I am so sorry you are in such a dark space. I certainly have been there and know recommendations are cold comfort MOST of the time… I just need to ask about something that has been an amazing discovery for me (although I live in a dark continent thousands of miles away from you-this may be old news please bare with me)…. the MTHFR gene mutation? And the folate and Vit B treatments?

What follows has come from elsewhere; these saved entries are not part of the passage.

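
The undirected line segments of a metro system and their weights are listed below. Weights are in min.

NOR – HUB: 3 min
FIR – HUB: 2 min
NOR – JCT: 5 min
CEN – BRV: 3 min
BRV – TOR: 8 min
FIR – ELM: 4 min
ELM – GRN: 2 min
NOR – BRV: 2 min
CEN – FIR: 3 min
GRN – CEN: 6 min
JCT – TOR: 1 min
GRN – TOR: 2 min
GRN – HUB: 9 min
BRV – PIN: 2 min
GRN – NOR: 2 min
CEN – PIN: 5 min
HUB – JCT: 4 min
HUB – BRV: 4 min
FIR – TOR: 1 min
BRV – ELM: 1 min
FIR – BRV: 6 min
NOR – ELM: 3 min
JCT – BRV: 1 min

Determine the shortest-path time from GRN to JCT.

3 min

Enumerating some paths:
GRN–TOR–JCT: 2+1 = 3
GRN–NOR–BRV–JCT: 2+2+1 = 5
GRN–ELM–BRV–JCT: 2+1+1 = 4
The minimum is 3 min via GRN–TOR–JCT.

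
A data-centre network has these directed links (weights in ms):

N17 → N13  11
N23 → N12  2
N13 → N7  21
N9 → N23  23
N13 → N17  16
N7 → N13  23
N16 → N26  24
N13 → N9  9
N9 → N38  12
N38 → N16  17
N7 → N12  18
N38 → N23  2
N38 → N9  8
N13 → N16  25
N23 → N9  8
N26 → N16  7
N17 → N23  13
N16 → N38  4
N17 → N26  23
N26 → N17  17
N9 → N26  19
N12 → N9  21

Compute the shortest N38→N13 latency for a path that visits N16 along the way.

69 ms

Shortest N38→N16: N38 → N16 = 17
Shortest N16→N13: N16 → N26 → N17 → N13 = 52
Total via N16: 17 + 52 = 69 ms.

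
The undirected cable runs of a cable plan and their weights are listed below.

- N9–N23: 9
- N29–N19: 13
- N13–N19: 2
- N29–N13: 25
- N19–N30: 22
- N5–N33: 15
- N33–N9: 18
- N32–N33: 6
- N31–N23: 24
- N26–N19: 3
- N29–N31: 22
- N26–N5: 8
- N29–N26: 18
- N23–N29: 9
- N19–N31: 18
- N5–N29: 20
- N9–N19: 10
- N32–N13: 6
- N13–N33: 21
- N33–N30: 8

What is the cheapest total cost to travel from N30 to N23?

35

Enumerating some paths:
N30 → N19 → N9 → N23: 22+10+9 = 41
N30 → N33 → N32 → N13 → N19 → N9 → N23: 8+6+6+2+10+9 = 41
N30 → N33 → N32 → N13 → N19 → N29 → N23: 8+6+6+2+13+9 = 44
N30 → N33 → N9 → N23: 8+18+9 = 35
Cheapest is N30 → N33 → N9 → N23 at 35.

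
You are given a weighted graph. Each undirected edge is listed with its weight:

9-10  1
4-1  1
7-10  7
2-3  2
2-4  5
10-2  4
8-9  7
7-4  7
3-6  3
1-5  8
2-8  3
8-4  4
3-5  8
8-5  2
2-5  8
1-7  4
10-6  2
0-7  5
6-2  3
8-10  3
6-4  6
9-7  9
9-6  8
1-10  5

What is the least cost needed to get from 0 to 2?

15

Shortest distances from 0:
0: 0
7: 5  (via 0)
1: 9  (via 7)
4: 10  (via 1)
10: 12  (via 7)
9: 13  (via 10)
6: 14  (via 10)
8: 14  (via 4)
2: 15  (via 4)
Shortest route: 0 → 7 → 1 → 4 → 2 = 15.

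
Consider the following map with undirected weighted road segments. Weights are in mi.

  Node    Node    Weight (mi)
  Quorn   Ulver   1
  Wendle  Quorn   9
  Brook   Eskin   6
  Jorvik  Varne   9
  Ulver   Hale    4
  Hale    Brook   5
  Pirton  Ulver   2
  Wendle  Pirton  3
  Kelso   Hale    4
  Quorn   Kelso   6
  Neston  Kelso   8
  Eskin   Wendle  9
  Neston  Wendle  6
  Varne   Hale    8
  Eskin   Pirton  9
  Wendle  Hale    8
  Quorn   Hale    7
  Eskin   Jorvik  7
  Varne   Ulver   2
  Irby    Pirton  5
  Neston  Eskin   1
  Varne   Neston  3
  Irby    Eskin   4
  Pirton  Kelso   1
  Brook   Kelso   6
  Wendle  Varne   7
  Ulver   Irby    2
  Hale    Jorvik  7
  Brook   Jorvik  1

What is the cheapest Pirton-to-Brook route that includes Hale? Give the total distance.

10 mi

Shortest Pirton→Hale: Pirton → Kelso → Hale = 5
Shortest Hale→Brook: Hale → Brook = 5
Total via Hale: 5 + 5 = 10 mi.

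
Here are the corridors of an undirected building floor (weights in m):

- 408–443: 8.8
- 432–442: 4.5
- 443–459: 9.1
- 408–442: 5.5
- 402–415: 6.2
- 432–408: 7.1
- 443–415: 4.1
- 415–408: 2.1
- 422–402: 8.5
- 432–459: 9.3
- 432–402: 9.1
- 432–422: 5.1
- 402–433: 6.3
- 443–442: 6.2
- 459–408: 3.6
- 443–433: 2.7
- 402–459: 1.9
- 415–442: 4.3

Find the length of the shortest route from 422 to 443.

Compare a few routes:
422 → 432 → 442 → 443: 5.1+4.5+6.2 = 15.8
422 → 402 → 433 → 443: 8.5+6.3+2.7 = 17.5
422 → 432 → 442 → 415 → 443: 5.1+4.5+4.3+4.1 = 18
Cheapest is 422 → 432 → 442 → 443 at 15.8 m.

15.8 m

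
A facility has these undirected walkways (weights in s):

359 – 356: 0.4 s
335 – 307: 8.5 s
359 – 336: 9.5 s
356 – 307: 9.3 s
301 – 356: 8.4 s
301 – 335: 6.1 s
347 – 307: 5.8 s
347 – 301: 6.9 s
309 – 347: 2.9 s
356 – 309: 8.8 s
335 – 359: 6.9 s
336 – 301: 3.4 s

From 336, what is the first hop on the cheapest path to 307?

Candidate routes:
336–301–347–307: 3.4+6.9+5.8 = 16.1
336–301–335–307: 3.4+6.1+8.5 = 18
The minimum is 16.1 s via 336–301–347–307.
So from 336 the first move is to 301.

301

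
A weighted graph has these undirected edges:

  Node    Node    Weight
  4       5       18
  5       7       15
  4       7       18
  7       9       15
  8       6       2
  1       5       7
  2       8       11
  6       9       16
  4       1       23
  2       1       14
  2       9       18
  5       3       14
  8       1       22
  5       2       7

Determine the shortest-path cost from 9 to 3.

39

Running Dijkstra from 9:
9: 0
7: 15  (via 9)
6: 16  (via 9)
2: 18  (via 9)
8: 18  (via 6)
5: 25  (via 2)
1: 32  (via 2)
4: 33  (via 7)
3: 39  (via 5)
Shortest route: 9 → 2 → 5 → 3 = 39.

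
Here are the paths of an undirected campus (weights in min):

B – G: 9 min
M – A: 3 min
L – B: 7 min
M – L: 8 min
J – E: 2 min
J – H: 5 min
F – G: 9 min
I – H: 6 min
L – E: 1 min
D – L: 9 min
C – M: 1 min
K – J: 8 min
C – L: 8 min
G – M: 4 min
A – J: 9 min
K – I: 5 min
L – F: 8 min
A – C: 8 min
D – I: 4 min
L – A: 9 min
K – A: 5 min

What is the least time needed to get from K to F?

19 min

Enumerating some paths:
K → A → M → L → F: 5+3+8+8 = 24
K → A → L → F: 5+9+8 = 22
K → J → E → L → F: 8+2+1+8 = 19
K → A → M → G → F: 5+3+4+9 = 21
Cheapest is K → J → E → L → F at 19 min.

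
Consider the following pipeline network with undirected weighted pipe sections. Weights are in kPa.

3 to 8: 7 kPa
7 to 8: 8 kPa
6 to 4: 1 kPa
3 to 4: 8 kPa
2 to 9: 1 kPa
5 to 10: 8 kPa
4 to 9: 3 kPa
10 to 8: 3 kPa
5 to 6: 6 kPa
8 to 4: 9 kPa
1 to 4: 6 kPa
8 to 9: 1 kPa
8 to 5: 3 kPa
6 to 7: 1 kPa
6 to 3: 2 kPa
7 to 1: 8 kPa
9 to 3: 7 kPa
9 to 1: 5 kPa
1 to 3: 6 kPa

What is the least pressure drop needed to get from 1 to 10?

Compare a few routes:
1 → 4 → 9 → 8 → 10: 6+3+1+3 = 13
1 → 3 → 8 → 10: 6+7+3 = 16
1 → 9 → 8 → 10: 5+1+3 = 9
The minimum is 9 kPa via 1 → 9 → 8 → 10.

9 kPa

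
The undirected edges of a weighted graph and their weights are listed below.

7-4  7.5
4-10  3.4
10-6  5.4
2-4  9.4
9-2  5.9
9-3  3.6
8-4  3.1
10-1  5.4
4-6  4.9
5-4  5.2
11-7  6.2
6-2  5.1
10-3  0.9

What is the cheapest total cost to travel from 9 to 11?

21.6

Shortest distances from 9:
9: 0
3: 3.6  (via 9)
10: 4.5  (via 3)
2: 5.9  (via 9)
4: 7.9  (via 10)
1: 9.9  (via 10)
6: 9.9  (via 10)
8: 11  (via 4)
5: 13.1  (via 4)
7: 15.4  (via 4)
11: 21.6  (via 7)
Shortest route: 9–3–10–4–7–11 = 21.6.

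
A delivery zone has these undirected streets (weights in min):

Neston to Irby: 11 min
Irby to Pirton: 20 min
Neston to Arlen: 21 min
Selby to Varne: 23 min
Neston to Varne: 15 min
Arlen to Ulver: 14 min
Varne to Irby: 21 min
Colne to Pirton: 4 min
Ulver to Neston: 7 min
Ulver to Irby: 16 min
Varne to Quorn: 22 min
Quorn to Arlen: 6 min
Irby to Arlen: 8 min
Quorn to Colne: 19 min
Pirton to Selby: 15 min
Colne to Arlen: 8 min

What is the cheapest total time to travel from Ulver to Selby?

41 min

Settle nodes by increasing distance from Ulver:
Ulver: 0
Neston: 7  (via Ulver)
Arlen: 14  (via Ulver)
Irby: 16  (via Ulver)
Quorn: 20  (via Arlen)
Varne: 22  (via Neston)
Colne: 22  (via Arlen)
Pirton: 26  (via Colne)
Selby: 41  (via Pirton)
Shortest route: Ulver–Arlen–Colne–Pirton–Selby = 41 min.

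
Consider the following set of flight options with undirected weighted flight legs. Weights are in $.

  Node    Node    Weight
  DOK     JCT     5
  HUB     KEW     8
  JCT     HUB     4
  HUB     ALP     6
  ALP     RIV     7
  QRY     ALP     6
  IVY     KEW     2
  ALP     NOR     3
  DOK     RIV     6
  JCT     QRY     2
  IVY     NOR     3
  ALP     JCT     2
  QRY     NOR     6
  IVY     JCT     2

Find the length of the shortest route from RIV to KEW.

$13

Enumerating some paths:
RIV → ALP → JCT → IVY → KEW: 7+2+2+2 = 13
RIV → DOK → JCT → IVY → KEW: 6+5+2+2 = 15
The minimum is $13 via RIV → ALP → JCT → IVY → KEW.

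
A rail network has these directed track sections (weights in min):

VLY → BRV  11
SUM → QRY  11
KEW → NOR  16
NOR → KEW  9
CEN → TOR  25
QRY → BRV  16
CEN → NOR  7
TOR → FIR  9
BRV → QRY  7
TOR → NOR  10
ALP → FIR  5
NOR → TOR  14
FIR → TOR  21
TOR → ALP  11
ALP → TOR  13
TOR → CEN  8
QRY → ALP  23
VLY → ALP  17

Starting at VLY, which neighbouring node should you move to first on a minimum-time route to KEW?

Enumerating some paths:
VLY–ALP–FIR–TOR–NOR–KEW: 17+5+21+10+9 = 62
VLY–ALP–FIR–TOR–CEN–NOR–KEW: 17+5+21+8+7+9 = 67
VLY–ALP–TOR–NOR–KEW: 17+13+10+9 = 49
VLY–ALP–TOR–CEN–NOR–KEW: 17+13+8+7+9 = 54
Cheapest is VLY–ALP–TOR–NOR–KEW at 49 min.
So from VLY the first move is to ALP.

ALP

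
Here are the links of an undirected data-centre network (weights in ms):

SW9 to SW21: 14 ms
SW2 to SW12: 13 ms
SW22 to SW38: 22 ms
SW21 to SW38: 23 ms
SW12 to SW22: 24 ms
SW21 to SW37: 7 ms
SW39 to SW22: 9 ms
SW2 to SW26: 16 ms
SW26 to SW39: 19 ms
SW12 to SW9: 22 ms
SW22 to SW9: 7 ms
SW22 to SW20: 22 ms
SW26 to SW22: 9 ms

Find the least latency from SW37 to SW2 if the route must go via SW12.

Shortest SW37→SW12: SW37 → SW21 → SW9 → SW12 = 43
Best SW12 to SW2: SW12 → SW2 costing 13
Total via SW12: 43 + 13 = 56 ms.

56 ms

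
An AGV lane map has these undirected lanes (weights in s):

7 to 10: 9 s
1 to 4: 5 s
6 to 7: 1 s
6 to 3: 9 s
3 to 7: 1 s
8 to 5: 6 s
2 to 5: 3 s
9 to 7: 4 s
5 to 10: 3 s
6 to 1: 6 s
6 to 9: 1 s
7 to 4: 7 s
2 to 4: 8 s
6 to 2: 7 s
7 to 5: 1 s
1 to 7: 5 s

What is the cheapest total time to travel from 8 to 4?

Compare a few routes:
8–5–7–1–4: 6+1+5+5 = 17
8–5–2–4: 6+3+8 = 17
8–5–7–4: 6+1+7 = 14
8–5–7–6–1–4: 6+1+1+6+5 = 19
Cheapest is 8–5–7–4 at 14 s.

14 s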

I have suffered with BP for so many years, had ECT which was successful for a long straight period, but as time goes by I seem to be sensitive to so much, from malaria tablets (previously no effect) to a recent juice detox. Within days of finding out about my very severe mutation and taking the recommended treatment (in the US Deplin I believe) i have had a huge recovery. Have you ever investigated this angle? If so please just know I would share anything I think would help because I know that space. Try hang in there, just try.
Oh Charlotte, you’re in so much pain and I wish I didn’t understand it but I do. But whatever happens, wherever you go from here, know that you are loved.
Being physically ill right now and not being able to do the MH work I should be doing I wholeheartedly agree and empathize with how demeaning and despairing this feels. I have read this blog twice and feel very moved by your vivid description of your painful deep down feelings and demons taking over at times. I have been to the suicide and self harm land of hell and it is bloody basty and shtty. No matter how good a HTT are it is frightening and I am relieved to hear you have Mr B supporting you. I really have faith that your mood will lift i time but whilst you feel so unsafe and in such desair hold on to the fact that each day each minute you keep safe s a minute more towards a positive feeling. I really feel for you and the system is not geared up to these crises no matter how good it needs to be far better. More crisis houses more responsive HTTs etc. I hope the next few days and hours are kinder. Keep writing if you can. You have a lot of support and love here. Your work- you will be back. Your work is outstanding It may take time but I have seen SUs and friends with extreme distress like yours in professional jobs take a year out if need be, have nasty experiences and get back to a good place where they can get back to work again with support of their team.
Take care and all honour to you for the courage and honesty.
Hold on. Your writing has made a difference to people like me. Please stick around.